Il éclata de rire et secoua vigoureusement la tête.
— Je n’ai besoin de nulle autre femme que mon épouse.
— Cela se peut-il ? répliquai-je étonné.
— C’est la plus belle femme qui soit, déclara-t-il gravement, en rougissant.
— Vraiment ?
— Oui, vraiment, Pâris, Hélène n’a point d’égale.
— Est-elle plus belle que la femme de mon frère Hector ?
— On ne peut comparer une étoile au soleil.
— Alors dis-m’en davantage !
Il soupira, leva les bras au ciel.
— Peut-on décrire Aphrodite ? De simples mots ont-ils le pouvoir de dépeindre la perfection ? Va plutôt voir la figure de proue de mon navire, Pâris. C’est Hélène, J’essayai de me souvenir. Mais tout ce que je me rappelais, c’étaient deux yeux verts, pareils à ceux d’un chat égyptien. Il me fallait voir cette merveille ! Je ne croyais pas un mot de ce qu’il avait dit ; la sculpture ne pouvait qu’être plus belle que l’original.
— Seigneur, je dois bientôt mener une ambassade à Salamine pour m’enquérir de ma tante Hésione auprès du roi Télamon. Mais quand je serai en Grèce, il me faudra aussi me purifier d’un meurtre que j’ai commis accidentellement. Salamine est-elle loin de Lacédémone ?
— Le voyage n’est pas trop long.
— Accepterais-tu d’accomplir pour moi les rites de purification, Ménélas ?

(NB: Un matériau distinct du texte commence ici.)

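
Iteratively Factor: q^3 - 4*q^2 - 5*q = (q + 1)*(q^2 - 5*q) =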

— Mais naturellement ! C’est la moindre des choses que je puisse faire pour te remercier de tes bontés, Pâris. Viens à Lacédémone cet été et j’accomplirai les rites. Tu ne m’as pas cru quand je t’ai parlé de la beauté d’Hélène. Ne le nie pas, tes yeux t’ont trahi. Viens donc à Amyclées en juger par toi-même, après quoi tu ne pourras que demander pardon de ton incrédulité.
Le pacte fut scellé d’une coupe de vin, puis nous nous occupâmes des préparatifs du voyage à Lyrnessos. Ainsi Hélène était aussi belle qu’Aphrodite ! Comment Anchise et son fils Énée accueilleraient-ils la déclaration que Ménélas ne manquerait pas de faire à ce propos ? Car tout le monde savait que, dans sa jeunesse, Anchise avait été si beau qu’Aphrodite s’était abaissée à faire l’amour avec lui. Énée était le fruit de leurs amours.